Friday, May 29, 2015

Texas Weather: Flooding and Tornadoes

It has been raining here for a week. Drizzling, off and on type of rain and a gray sky. No sun. No warmth.This morning, the glorious sun woke me up at 5:00 am. I was not unhappy about this. It was quite welcome.
Coincidentally, I read that back home in Texas, it also has been raining for a week but with tragic results. Massive flooding with destruction and deaths. Tornadoes, wind, hail and raging waters have just caused all kinds of havoc there.
Here in Serbia,I often get asked about the violent weather we have in Texas. Most people think of tornadoes when they think of Texas. Yes, Texas has a lot of tornadoes, however,I have lived there my whole life and have never seen an actual tornado. I have been through countless warnings, high winds and all that accompanies tornadic storms. The tornado warnings are so common we take heed, but are not as in a tizzy as others might be if they had never had to prepare for this. I won't lie, it does make your heart beat faster and there is  anxiety, especially when the wind is howling and the rain is going sideways and the lights go out. The sight of greenish-black skies and a heavy,eerie stillness sets off automatic danger alarms to cause your whole body to go weak because you know this is the calling-card of a tornado.
Texas tornadoes are common and occur any time of year (photo:Pixabay)

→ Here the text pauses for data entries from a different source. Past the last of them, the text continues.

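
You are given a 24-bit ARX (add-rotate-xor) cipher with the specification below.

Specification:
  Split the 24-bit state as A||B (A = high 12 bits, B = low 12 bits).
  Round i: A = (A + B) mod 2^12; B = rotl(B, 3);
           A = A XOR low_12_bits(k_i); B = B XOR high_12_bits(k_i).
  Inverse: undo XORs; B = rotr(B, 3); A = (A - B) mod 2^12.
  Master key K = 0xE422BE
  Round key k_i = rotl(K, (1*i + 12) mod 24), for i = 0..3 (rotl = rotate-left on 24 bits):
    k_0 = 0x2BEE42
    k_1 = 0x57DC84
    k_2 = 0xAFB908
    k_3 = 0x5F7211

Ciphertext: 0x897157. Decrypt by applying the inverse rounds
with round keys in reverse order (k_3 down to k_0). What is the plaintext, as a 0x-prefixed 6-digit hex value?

0x52207F

s_0 = ciphertext = 0x897157
s_1 = InvRound(s_0, k_3) = 0x9F2094
s_2 = InvRound(s_1, k_2) = 0x1ADF4D
s_3 = InvRound(s_2, k_1) = 0xBE3146
s_4 = InvRound(s_3, k_0) = 0x52207F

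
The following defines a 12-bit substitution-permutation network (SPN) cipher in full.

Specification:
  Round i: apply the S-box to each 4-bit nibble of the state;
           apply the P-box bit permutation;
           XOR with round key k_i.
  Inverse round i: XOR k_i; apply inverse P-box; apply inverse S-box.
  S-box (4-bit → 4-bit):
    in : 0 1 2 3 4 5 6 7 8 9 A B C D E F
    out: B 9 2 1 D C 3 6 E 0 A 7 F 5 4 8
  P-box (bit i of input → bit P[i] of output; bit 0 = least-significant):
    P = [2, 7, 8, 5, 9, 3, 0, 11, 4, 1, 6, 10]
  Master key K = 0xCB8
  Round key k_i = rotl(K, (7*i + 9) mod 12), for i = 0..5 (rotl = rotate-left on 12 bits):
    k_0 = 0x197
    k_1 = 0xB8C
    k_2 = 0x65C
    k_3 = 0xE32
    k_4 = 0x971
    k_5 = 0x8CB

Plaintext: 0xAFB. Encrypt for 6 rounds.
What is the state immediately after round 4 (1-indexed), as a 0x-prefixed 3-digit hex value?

s_0 = plaintext = 0xAFB
s_1 = Round(s_0, k_0) = 0xC11
s_2 = Round(s_1, k_1) = 0x5FA
s_3 = Round(s_2, k_2) = 0xABC
s_4 = Round(s_3, k_3) = 0x99D
s_5 = Round(s_4, k_4) = 0x875
s_6 = Round(s_5, k_5) = 0xDA0

0x99D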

 I have crouched in hallways and closets many times waiting on the threat to pass. Always clutching my cell phone, purse and car keys because those are not things you want to have to hunt down or lose in case the roof does fly off the house, or worse. I have been lucky. Usually the only damage I have experienced is a few fallen trees and damaged roof shingles from the wind or hail. A harrowing story to compare with others later on.
The type of flash flooding seen in Texas this past week is something I have never experienced and hope I never have to. They come fast and furious and are deadly. Weathermen can warn of imminent flash flooding but can never predict just how  much and exactly where the most dangerous flooding will occur. Gentle flowing rivers can turn into monsters within minutes, if the conditions are right. A flash flood one day may only mean a few roads are covered in 3 inches of water. Another day, a flash flood may mean 26 feet of high velocity water smashing structures to smithereens. It's hard to know so it's hard to have a plan. I suppose the best way is to treat all flash flood warnings like we treat all tornado warnings: like it's going to be an F5, every time.
 I pray for those affected this week in Texas and Oklahoma.